Exhibit 6.7
AMERICAN DIVERSIFIED ENERGY LLC
PROMISSORY NOTE
$50,000.00 USD
For value received,American Diversified Energy LLC, a Delaware Limited Liability Company (the “Company”), promises to pay to:Julio G. Macedo (the “Holder”), the principal sum of ($50,000.00 USD). This promissory note (the “Note”) is subject to the following terms and conditions.

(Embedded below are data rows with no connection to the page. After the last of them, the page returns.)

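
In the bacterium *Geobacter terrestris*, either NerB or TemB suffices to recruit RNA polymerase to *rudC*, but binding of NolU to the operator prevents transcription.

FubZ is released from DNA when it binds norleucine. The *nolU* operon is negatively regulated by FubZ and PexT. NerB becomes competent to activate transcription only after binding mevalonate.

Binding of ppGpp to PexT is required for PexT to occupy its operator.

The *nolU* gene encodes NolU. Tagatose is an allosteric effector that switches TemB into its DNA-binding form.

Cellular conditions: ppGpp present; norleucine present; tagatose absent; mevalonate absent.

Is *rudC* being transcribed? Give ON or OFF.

Mevalonate is absent, so NerB is inactive.
Tagatose is absent, so TemB is inactive.
Norleucine is present, so FubZ is inactive.
ppGpp is present, so PexT is active.
With repressor PexT bound, *nolU* is not transcribed.
So NolU is not produced.
No activator is available at the *rudC* promoter, so *rudC* is not transcribed.

OFF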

1. | Interest, Maturity and Default |
| (a) | Interest: Interest shall accrue from the Issuance Date on the unpaid principal amount at a rate equal to two percent (2%) per annum, simple interest. Such interest shall accrue and be payable only on the Maturity Date or upon acceleration of payment of this Promissory Note pursuant to Section 3 hereof. Issuance Date will be the date funds are received by the Company. |
| (b) | Maturity: The Note shall be due and payable twenty-four months from the Issuance Date (the “Maturity Date”) If the Note is not paid in full at the Maturity Date, interest on the unpaid principal amount shall increase to five percent (5%) per annum, simple interest. Such interest shall accrue and be payable together with the principal amount, 60 months from the original Issuance Date (the “Second Maturity Date”) or upon acceleration of this Promissory Note pursuant to Section 3 hereof. |
| (c) | Default: Notwithstanding the provisions of Section 1(a) above, the entire unpaid principal sum of this Note, together with accrued and unpaid interest thereon, shall become immediately due and payable upon (i) the execution by the Company of a general assignment for the benefit of creditors, (ii) the filing by or against the Company of a petition in bankruptcy or any petition for relief under the federal bankruptcy act or the continuation of such petition without dismissal for a period of 90 days or more, or, (iii) the appointment of a receiver or trustee to take possession of the property or assets of the Company. |
All payments shall be made in lawful money of the United States of America at such place as the Holder hereof may from time to time designate in writing to the Company. Payment shall be credited first to the accrued interest then due and payable and the remainder applied to principal. Any amounts due in connection with this Note may be prepaid in whole or in part at any time without penalty upon ten (10) days’ notice by the Company to the registered Holder of this Note.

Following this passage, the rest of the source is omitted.